Former leader of the Conservative Party Iain Duncan Smith has claimed that the government has “thrown everything” at the Vote Leave campaign in a bid to discredit them in the lead up to the European Union referendum next month.
Duncan Smith, who was the Secretary of State for Work and Pensions from 2010 until his high-profile resignation from the cabinet in March 2016, was speaking as the Vote Leave battle bus arrived in Lincolnshire on Saturday, May 20, stopping off in Grantham, Boston and Lincoln.
One of Britain’s most prominent Eurosceptics, Duncan Smith said that Britain was a brilliant nation, perfectly capable of governing independently without interference from Europe.
Duncan Smith quit the cabinet on March 18, in protest at Chancellor George Osborne’s proposed cuts to disability benefits.
However, Downing Street and some observers claimed that his resignation was motivated more by the upcoming referendum on Britain’s membership of the European Union on June 23, something Duncan Smith has long held a passion for.
He said: “The government has thrown everything at us. Most of these forecasts are trying to predict the future when they can’t even get the present right.
“They didn’t forecast the financial crash, they told us to go into the Euro and that would have been a disaster, and they told us join the ERM and that was a disaster.
“If you can’t forecast six months ahead like the IMF seems unable to do, how the hell can you forecast 15 years ahead?
“Honestly, Britain is a brilliant nation – if we can’t look after ourselves independently, who the hell can?”
When asked if how Lincolnshire would benefit from leaving the EU, Duncan Smith pointed to three main factors.
He said: “We send £350 million a week to the EU – that’s over £2 billion a year. Most of that money is spent by the EU in areas that don’t benefit the UK.
“Getting our money back in a time when it is tight is crucial.
“We also need to control our borders.

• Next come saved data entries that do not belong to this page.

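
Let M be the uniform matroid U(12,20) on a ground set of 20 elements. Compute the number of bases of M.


Bases of U(12,20) are all 12-element subsets of the 20-element ground set.
Number of bases = C(20,12).
C(20,12) = 125970.

125970


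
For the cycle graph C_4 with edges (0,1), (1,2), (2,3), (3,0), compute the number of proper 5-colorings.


P(C_4, k) = (k-1)^4 + (-1)^4*(k-1).
P(5) = (4)^4 + 4
= 256 + 4 = 260.

260


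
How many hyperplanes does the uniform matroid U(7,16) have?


Hyperplanes of U(7,16) are flats of rank 6.
In a uniform matroid, these are exactly the (6)-element subsets.
Count = C(16,6) = 16! / (6! * 10!) = 8008.

8008


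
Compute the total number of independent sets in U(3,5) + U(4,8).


For a direct sum, |I(M1+M2)| = |I(M1)| * |I(M2)|.
|I(U(3,5))| = sum C(5,k) for k=0..3 = 26.
|I(U(4,8))| = sum C(8,k) for k=0..4 = 163.
Total = 26 * 163 = 4238.

4238


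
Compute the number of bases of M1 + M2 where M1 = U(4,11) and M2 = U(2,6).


Bases of a direct sum M1 + M2: |B| = |B(M1)| * |B(M2)|.
|B(U(4,11))| = C(11,4) = 330.
|B(U(2,6))| = C(6,2) = 15.
Total bases = 330 * 15 = 4950.

4950


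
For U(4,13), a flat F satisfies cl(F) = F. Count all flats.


Flats of U(4,13): every subset of size < 4 is a flat, plus E itself.
Count = (13 choose 0) + (13 choose 1) + (13 choose 2) + (13 choose 3) + 1
     = 1 + 13 + 78 + 286 + 1
     = 379.

379


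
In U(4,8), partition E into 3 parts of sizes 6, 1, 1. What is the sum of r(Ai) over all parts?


r(Ai) = min(|Ai|, 4) for each part.
Sum = min(6,4) + min(1,4) + min(1,4)
    = 4 + 1 + 1
    = 6.

6


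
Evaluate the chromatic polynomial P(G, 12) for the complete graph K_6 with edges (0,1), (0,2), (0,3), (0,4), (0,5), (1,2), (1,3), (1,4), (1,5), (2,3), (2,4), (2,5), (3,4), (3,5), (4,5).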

We’ve been taking in a city about the size of Newcastle every year and that’s put real stress and strain on services, housing, education, and hospitals.
“We also need to control our government. Around 60% of our laws are now pretty much made in Brussels by unelected bureaucrats. What I want to do is have a government elected in the UK responsible to the British electorate, to make laws or to be kicked out if we don’t get it right.”